Saturday, January 22, 2011

Immortality - Popular, Official and Real

“Devenir immortal, et puis, Mourir”

“Become immortal, and then, die.” - was the answer by the writer/philosopher character in Godard’s À bout de souffle, to the question of plus grande ambition dans la vie, or, the biggest ambition in life.

Everyone dies, but only a few die after becoming immortal. Governments have formalized this notion since long, for example, in the Pere Lachaise cemetery in Paris, there is a guide map at the entrance with the list of graves of some 100 odd people, and the information to locate them amongst the few thousand unimportant ones. Oscar Wilde, Marcel Proust and Jim Morrison make the official cut, Joseph Fourier, Gertrude Stein, JRD Tata and several former French presidents and several thousand commoners do not. However, in spite of the official accreditation, there were some who were more immortal than others - to which I will come in about three paragraphs.

Pere Lachaise is a world famous cemetery, supposedly most visited cemetery in the world. Several of the most famous statesmen, generals, musicians, painters, philosophers, scientists and writers that lived in the last 200 years are buried here. A cemetery that is in the must see lists, and I was there in the peak tourist season, in the summer.

For a map of the cemetery one needs to pay a euro or something, which appeared weired to me because wherever one goes in France, even if he doesn't get drinking water, he will get free brochures and leaflets, printed in the most beautiful colours. I suddenly felt like not buying the map, might have been the result of reading Kerouac’s On the Road on the way to the museum. So I went through the list and selected about 10 people whose graves I felt like visiting, and noted their location in my diary.

Like most cemeteries, this one was also extremely calm, the most visited cemetery status might not have made it the noisiest cemetery. It was full of beautiful structures and paved ways lined with old trees and lush green foliage. I spent the next few hours walking around and looking at tombs, and thinking.

Among the graves, Jim Morrison’s - the alcoholic lead singer of “The Doors”, who died in a car crash - had the most visitors. I was looking for it myself when a French lady came and asked me the way to it. We asked the lady who was coming behind us, who turned out to be lost too(both said “Morrison” and not “Jim Morrison”). After walking here and there, traversing more generals, musicians and Presidents de la Republic, we reached Morrison’s. There were more than ten people surrounding the grave, which was separated from the crowd with metallic frames. Among them, a Morrison lookalike kid, with a grave, sad expression, stringing his guitar aimlessly. Another - an American - asked me to take pictures of him smoking weed passionately while standing in front of the grave. I overheard another American - an elderly one - saying “So I finally drank with Morrison”.

Another popular one was Chopin’s. But Chopin is not Morrison. I heard there a young wife asking her husband who Chopin was, he replied - some composer.

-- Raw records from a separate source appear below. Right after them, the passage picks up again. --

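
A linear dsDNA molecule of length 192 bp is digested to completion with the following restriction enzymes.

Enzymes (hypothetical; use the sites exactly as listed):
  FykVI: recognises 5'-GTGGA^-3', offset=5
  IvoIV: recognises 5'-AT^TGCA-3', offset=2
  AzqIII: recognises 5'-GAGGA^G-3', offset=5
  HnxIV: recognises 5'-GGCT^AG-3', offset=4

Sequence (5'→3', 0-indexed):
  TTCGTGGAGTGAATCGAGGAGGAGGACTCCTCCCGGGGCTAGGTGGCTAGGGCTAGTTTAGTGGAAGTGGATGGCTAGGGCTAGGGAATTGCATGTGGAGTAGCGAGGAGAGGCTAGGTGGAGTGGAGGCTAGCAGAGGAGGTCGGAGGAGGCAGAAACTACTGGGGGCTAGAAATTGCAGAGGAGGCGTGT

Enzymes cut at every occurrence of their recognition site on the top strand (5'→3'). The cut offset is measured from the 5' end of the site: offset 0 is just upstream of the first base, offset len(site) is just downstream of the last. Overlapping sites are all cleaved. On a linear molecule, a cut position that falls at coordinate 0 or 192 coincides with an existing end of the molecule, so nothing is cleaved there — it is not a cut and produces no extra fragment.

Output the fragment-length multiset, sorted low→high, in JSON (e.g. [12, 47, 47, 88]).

Scan for sites:
  FykVI GTGGA/5: at [3, 60, 66, 94, 117, 122] ⇒ [8, 65, 71, 99, 122, 127]
  IvoIV ATTGCA/2: at [87, 174] ⇒ [89, 176]
  AzqIII GAGGAG/5: at [15, 18, 104, 135, 145, 180] ⇒ [20, 23, 109, 140, 150, 185]
  HnxIV GGCTAG/4: at [36, 44, 50, 72, 78, 111, 127, 166] ⇒ [40, 48, 54, 76, 82, 115, 131, 170]

Pooled cuts: [8, 20, 23, 40, 48, 54, 65, 71, 76, 82, 89, 99, 109, 115, 122, 127, 131, 140, 150, 170, 176, 185]

Fragment lengths:
  [0,8): 8 bp
  [8,20): 12 bp
  [20,23): 3 bp
  [23,40): 17 bp
  [40,48): 8 bp
  [48,54): 6 bp
  [54,65): 11 bp
  [65,71): 6 bp
  [71,76): 5 bp
  [76,82): 6 bp
  [82,89): 7 bp
  [89,99): 10 bp
  [99,109): 10 bp
  [109,115): 6 bp
  [115,122): 7 bp
  [122,127): 5 bp
  [127,131): 4 bp
  [131,140): 9 bp
  [140,150): 10 bp
  [150,170): 20 bp
  [170,176): 6 bp
  [176,185): 9 bp
  [185,192): 7 bp

[3,4,5,5,6,6,6,6,6,7,7,7,8,8,9,9,10,10,10,11,12,17,20]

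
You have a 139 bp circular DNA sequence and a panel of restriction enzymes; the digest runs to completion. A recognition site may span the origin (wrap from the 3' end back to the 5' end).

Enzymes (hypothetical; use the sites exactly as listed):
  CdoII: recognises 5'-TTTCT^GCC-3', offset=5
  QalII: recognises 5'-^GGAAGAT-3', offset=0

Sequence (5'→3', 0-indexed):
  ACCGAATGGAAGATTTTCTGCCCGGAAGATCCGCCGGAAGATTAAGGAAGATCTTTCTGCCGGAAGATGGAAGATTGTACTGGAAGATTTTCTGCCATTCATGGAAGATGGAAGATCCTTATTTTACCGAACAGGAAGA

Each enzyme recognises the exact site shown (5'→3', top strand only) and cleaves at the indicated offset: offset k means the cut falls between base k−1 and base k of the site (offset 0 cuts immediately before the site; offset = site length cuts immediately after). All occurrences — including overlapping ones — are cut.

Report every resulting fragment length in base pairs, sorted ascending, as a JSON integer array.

Per-enzyme occurrences:
  CdoII TTTCTGCC/5: at [14, 53, 88] ⇒ [19, 58, 93]
  QalII GGAAGAT/0: at [7, 23, 35, 45, 61, 68, 81, 102, 109] ⇒ [7, 23, 35, 45, 61, 68, 81, 102, 109]

All cut coordinates (distinct, sorted): [7, 19, 23, 35, 45, 58, 61, 68, 81, 93, 102, 109]

Fragments:
  7→19: 12 bp
  19→23: 4 bp
  23→35: 12 bp
  35→45: 10 bp
  45→58: 13 bp
  58→61: 3 bp
  61→68: 7 bp
  68→81: 13 bp
  81→93: 12 bp
  93→102: 9 bp
  102→109: 7 bp
  109→7 (wrap): 139-109+7 = 37 bp

[3,4,7,7,9,10,12,12,12,13,13,37]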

Marcel Proust’s was surrounded by no one. Philosophers and intellectuals are not normally celebrities, but Proust is supposedly very popular among intellectuals and very relevant now and all that, yet, no one. Another granite grave glistening in the summer sun like several hundred others.

So were the graves of n number of Generals, Presidents, Prime Ministers, Resistance leaders - people like Felix Faure whose names are immortalized by being the names of bus stops in most cities of France - were surrounded by no one. Same about the memorials for those killed by Nazis, and the French soldiers that died for Imperialism in Algeria, Tunisia and Morocco.

But I felt that the soldiers’ who died fighting in the colonies were in an even worse state - they came from a past which any liberal country would have to accept as brutal and unjust, and hence cannot be considered heroic, and eventually have to be forgotten. No one would care about them except may be their families. Military men - however bravely and skillfully they fight and however lucky they are - run the risk of shifting from being heroic martyrs to those who must be forgotten.

As an Engineer, I have been hearing about Joseph Fourier for a long time. He was there in Physics in school, in Heat when I studied Mechanical Engineering, and everywhere in Image and Signal processing now when I am studying Computer Science. Heck, my University’s name is Universite Joseph Fourier. But since he was not there in the original official map, I had to find his grave by mere luck when I was sipping my bottle of water out of sheer exhaustion from the summer heat. It was just another petty grave, with no beauty, nothing written, nothing special, no one watching it, except random people drinking water from their bottles.

Oscar Wilde’s was most surprising. It was full of lipstick marks of kisses, heart signs in red and rave comments. Sample: “Dorian Gray made me love literature, thanks for that”. Another: “real beauty, ends where intellectual expression begins” - a quote from Dorian Gray. Like Morrison’s, there were about ten people around the grave.

The Americans left their mark here too, there’s a note from a someone saying she would be writing about visiting Wilde’s in her diary on her way back home.

What makes a tourist visit Morrison’s, Wilde’s and Chopin’s while not Proust’s and Fourier’s, and all those Presidents and Generals and Resistance heros? Morrison is a pop hero, but what about Wilde and Chopin? Chopin might have been a fluke, may be its position was conveniently near to some other famous ones or some silly reason like that, but clearly Wilde’s was being visited by people who kind of knew who he was. I left the cemetery for the nearest kebab shop, musing about what makes a person really immortal.